Two truths (among many) stand out, distinct but deeply connected.

The first is the relationship between the meditative and the expressive — between contemplative activity and pragmatic activity.

The old adage goes that “If I had 5 minutes to save my life by chopping down a tree, I’d spend 4 minutes of it sharpening the ax.” We see a similar proportion happening in this poem as the speaker spends most of the poem “sharpening” — receiving, delighting in, and observing what is. In the final lines, he turns back toward action. There are probably no fewer than two dozen ways to read the last two lines of this poem. One seems plain: a renewed sense of purpose follows this contemplative pause.

Too often, we rush to escape the deep, dark woods and only converse with the ruminating thoughts in our mind, blind to what is presenting itself to us. We miss the opportunity to be (to let ourselves be) in a strange wood on the darkest evening of the year. The panic sets in too soon. Frost shows us the quiet mystery, bringing us to remember ourselves, then begin on our way again.

The second thing I want to shine a light on has to do with promises.

One of the most harmful definitions of integrity is the familiar, “what you do when no one is watching.” It assumes that right actions are already obvious, and that the only test is whether we perform them in secret.

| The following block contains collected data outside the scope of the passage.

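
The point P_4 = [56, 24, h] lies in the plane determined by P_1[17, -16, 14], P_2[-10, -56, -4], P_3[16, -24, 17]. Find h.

50

Coplanarity requires P_1P_2 · (P_1P_3 × P_1P_4) = 0.
P_1P_2 = (-27, -40, -18), P_1P_3 = (-1, -8, 3); the triple product is linear in h with coefficient 176 and constant term -8800.
Setting it to zero: h = 50.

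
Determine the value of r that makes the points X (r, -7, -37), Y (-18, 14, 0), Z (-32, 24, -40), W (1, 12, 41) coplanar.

-48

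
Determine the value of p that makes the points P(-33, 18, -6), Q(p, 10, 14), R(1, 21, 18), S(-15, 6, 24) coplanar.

-21

Normal to plane PRS: n = (378, -588, -462); plane equation n·X = -20286.
Requiring n·Q = -20286: (378)p + (-12348) = -20286.
So p = -21.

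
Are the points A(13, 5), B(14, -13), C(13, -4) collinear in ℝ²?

No

AB = (1, -18), AC = (0, -9).
Twice the signed area of △ABC is (1)(-9) − (-18)(0) = -9.
The area is nonzero, so the three points are not collinear.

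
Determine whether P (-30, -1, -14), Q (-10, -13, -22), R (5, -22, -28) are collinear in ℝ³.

Yes

PQ = (20, -12, -8), PR = (35, -21, -14).
PQ × PR = (0, 0, 0).
The cross product vanishes, so the three points are collinear.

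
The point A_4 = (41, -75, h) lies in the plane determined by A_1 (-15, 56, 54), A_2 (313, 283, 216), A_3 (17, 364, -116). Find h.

192

A normal to the plane is n = A_1A_2 × A_1A_3 = (-88486, 60944, 93760).
A_4 lies in the plane iff n · A_1A_4 = 0.
This gives (93760)h + (-18001920) = 0, so h = 192.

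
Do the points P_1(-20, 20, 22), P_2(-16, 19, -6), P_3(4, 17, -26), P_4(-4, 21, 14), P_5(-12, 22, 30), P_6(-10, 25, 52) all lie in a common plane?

No

The plane through P_1, P_2, P_3 has normal n = P_1P_2 × P_1P_3 = (-36, -480, 12) and equation n·P = -8616.
Checking the remaining points: n·P_4 = -9768, n·P_5 = -9768, n·P_6 = -11016.
Since n·P_4 = -9768 ≠ -8616, P_4 is off the plane and the points are not all coplanar.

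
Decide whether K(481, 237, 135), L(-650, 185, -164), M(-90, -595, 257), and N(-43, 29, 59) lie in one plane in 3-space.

With K as base: KL = (-1131, -52, -299), KM = (-571, -832, 122), KN = (-524, -208, -76).
KM × KN = (88608, -107324, -317200).
KL · (KM × KN) = 208000.
Since 208000 ≠ 0, the four points are not coplanar.

No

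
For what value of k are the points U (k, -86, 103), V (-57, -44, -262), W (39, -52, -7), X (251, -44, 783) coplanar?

160

The points are coplanar iff UV · (UW × UX) = 0.
Expanding, this is linear in k: (8360)k + (-1337600) = 0.
So k = 160.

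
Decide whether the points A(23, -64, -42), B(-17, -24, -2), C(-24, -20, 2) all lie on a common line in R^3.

AB = (-40, 40, 40), AC = (-47, 44, 44).
AB × AC = (0, -120, 120).
The cross product is nonzero, so the points do not lie on one line.

No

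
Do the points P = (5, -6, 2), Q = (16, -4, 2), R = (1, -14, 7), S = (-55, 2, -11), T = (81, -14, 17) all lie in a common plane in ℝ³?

Yes

The plane through P, Q, R has normal n = PQ × PR = (10, -55, -80) and equation n·X = 220.
Checking the remaining points: n·S = 220, n·T = 220.
All equal 220, so all 5 points lie in one plane.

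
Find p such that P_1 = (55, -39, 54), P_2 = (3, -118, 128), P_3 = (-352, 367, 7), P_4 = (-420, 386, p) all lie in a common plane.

29

Normal to plane P_1P_2P_3: n = (-26331, -32562, -53265); plane equation n·P = -3054597.
Requiring n·P_4 = -3054597: (-53265)p + (-1509912) = -3054597.
So p = 29.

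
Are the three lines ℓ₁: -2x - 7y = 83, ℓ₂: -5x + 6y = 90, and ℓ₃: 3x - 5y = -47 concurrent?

Yes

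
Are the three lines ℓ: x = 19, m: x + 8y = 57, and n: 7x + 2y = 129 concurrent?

Intersecting ℓ and m: solving the 2×2 system gives (x, y) = (19, 19/4).
Substitute into n: (7)(19) + (2)(19/4) = 285/2.
But n requires 129 ≠ 285/2, so the three lines have no common point.

No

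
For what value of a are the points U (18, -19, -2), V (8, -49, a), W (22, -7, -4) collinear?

3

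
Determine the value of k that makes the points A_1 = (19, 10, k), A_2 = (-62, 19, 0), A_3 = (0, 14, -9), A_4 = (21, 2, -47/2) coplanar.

-29/2

The points are coplanar iff A_1A_2 · (A_1A_3 × A_1A_4) = 0.
Expanding, this is linear in k: (639)k + (18531/2) = 0.
So k = -29/2.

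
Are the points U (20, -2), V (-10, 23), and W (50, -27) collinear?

Yes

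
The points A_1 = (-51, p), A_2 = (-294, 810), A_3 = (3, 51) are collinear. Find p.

The three points are collinear iff det[A_1A_2; A_1A_3] = 0.
This determinant is linear in p: (297)p + (-56133) = 0, so p = 189.

189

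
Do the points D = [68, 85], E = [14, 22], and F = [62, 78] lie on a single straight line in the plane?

Yes

DE = (-54, -63), DF = (-6, -7).
Checking proportionality: DF = 1/9·DE, so the vectors are parallel and the points are collinear.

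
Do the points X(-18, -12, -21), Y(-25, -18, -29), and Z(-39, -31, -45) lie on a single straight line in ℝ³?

XY = (-7, -6, -8), XZ = (-21, -19, -24).
Comparing components 2 and 3: (-6)(-24) − (-8)(-19) = -8 ≠ 0, so XY and XZ are not parallel and the points are not collinear.

No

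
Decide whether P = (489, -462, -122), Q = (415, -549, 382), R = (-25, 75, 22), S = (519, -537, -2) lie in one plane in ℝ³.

With P as base: PQ = (-74, -87, 504), PR = (-514, 537, 144), PS = (30, -75, 120).
PR × PS = (75240, 66000, 22440).
PQ · (PR × PS) = 0.
The scalar triple product vanishes, so the four points are coplanar.

Yes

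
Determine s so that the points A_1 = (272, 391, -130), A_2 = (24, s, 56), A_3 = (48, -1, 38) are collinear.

Direction A_1A_3 = (-224, -392, 168). From the x-coordinate of A_2, the parameter along the line is τ = (24 − 272)/(-224) = 31/28.
Then s = 391 + 31/28·(-392) = -43.

-43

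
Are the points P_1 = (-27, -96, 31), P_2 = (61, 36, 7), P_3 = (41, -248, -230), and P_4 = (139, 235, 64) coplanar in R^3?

Yes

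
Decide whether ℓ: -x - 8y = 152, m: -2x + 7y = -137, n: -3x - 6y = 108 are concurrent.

No

The three lines meet at one point iff the augmented coefficient matrix [aᵢ bᵢ cᵢ] has rank < 3, i.e. its determinant vanishes.
Here the determinant is 66.
Nonzero, so no common point exists.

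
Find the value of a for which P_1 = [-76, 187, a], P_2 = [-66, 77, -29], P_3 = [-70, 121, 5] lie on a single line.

Direction P_2P_3 = (-4, 44, 34). From the x-coordinate of P_1, the parameter along the line is τ = (-76 − (-66))/(-4) = 5/2.
Then a = (-29) + 5/2·(34) = 56.

56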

A more helpful definition: keeping promises. When I do what I said I would do, when I said I would do it, I demonstrate the operational integrity of a sturdy bridge or machine performing to design. When I keep promises, I work. When I break them, I don’t. My workability increases with each kept promise and decreases with each broken one.

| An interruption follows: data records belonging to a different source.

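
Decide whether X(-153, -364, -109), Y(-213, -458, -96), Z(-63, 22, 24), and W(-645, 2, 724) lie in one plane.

No

With X as base: XY = (-60, -94, 13), XZ = (90, 386, 133), XW = (-492, 366, 833).
XZ × XW = (272860, -140406, 222852).
XY · (XZ × XW) = -276360.
Since -276360 ≠ 0, the four points are not coplanar.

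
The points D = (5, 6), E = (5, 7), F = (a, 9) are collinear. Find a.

Collinearity: (F − D) must be parallel to (E − D) = (0, 1).
Cross-multiplying the components: (a − 5)·(1) = (3)·(0).
Solving gives a = 5.

5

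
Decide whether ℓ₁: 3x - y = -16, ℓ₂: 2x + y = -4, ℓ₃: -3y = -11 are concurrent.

Intersecting ℓ₁ and ℓ₂: solving the 2×2 system gives (x, y) = (-4, 4).
Substitute into ℓ₃: (0)(-4) + (-3)(4) = -12.
But ℓ₃ requires -11 ≠ -12, so the three lines have no common point.

No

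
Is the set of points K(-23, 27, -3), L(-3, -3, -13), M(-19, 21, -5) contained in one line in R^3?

Yes

KL = (20, -30, -10), KM = (4, -6, -2).
Each component of KM is 1/5 times the corresponding component of KL, so KM = 1/5·KL and the points are collinear.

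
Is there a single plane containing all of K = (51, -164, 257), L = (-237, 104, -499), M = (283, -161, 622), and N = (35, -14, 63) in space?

The four points are coplanar iff the 3×3 determinant with rows KL, KM, KN is zero.
Rows: (-288, 268, -756), (232, 3, 365), (-16, 150, -194).
Expanding along the first row: (-288)(-55332) − (268)(-39168) + (-756)(34848) = 87552.
Nonzero ⇒ not coplanar.

No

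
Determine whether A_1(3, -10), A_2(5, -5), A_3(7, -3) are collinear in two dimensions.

No

A_1A_2 = (2, 5), A_1A_3 = (4, 7).
det[A_1A_2; A_1A_3] = (2)(7) − (5)(4) = -6.
The determinant is nonzero, so they are not collinear.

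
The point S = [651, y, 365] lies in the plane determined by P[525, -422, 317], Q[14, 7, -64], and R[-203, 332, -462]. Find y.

-500

A normal to the plane is n = PQ × PR = (-46917, -120701, -72982).
S lies in the plane iff n · PS = 0.
This gives (-120701)y + (-60350500) = 0, so y = -500.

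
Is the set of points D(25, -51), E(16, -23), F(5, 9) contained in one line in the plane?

No

DE = (-9, 28), DF = (-20, 60).
Twice the signed area of △DEF is (-9)(60) − (28)(-20) = 20.
The area is nonzero, so the three points are not collinear.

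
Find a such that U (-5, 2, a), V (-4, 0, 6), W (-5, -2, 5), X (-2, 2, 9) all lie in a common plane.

3

The points are coplanar iff UV · (UW × UX) = 0.
Expanding, this is linear in a: (-2)a + (6) = 0.
So a = 3.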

I wonder if Frost felt this in the final lines. Promise is the turning point into action after thirteen lines of contemplation. The prolonged moment in the woods brings promises back to mind: he lives in community — bound to others through commitments — not alone in the wilderness. The wild, white quiet is a sacred interruption, reorienting the wanderer toward the thing that makes him, and all of us, work: promises that keep us working for the miles and miles to go before we sleep.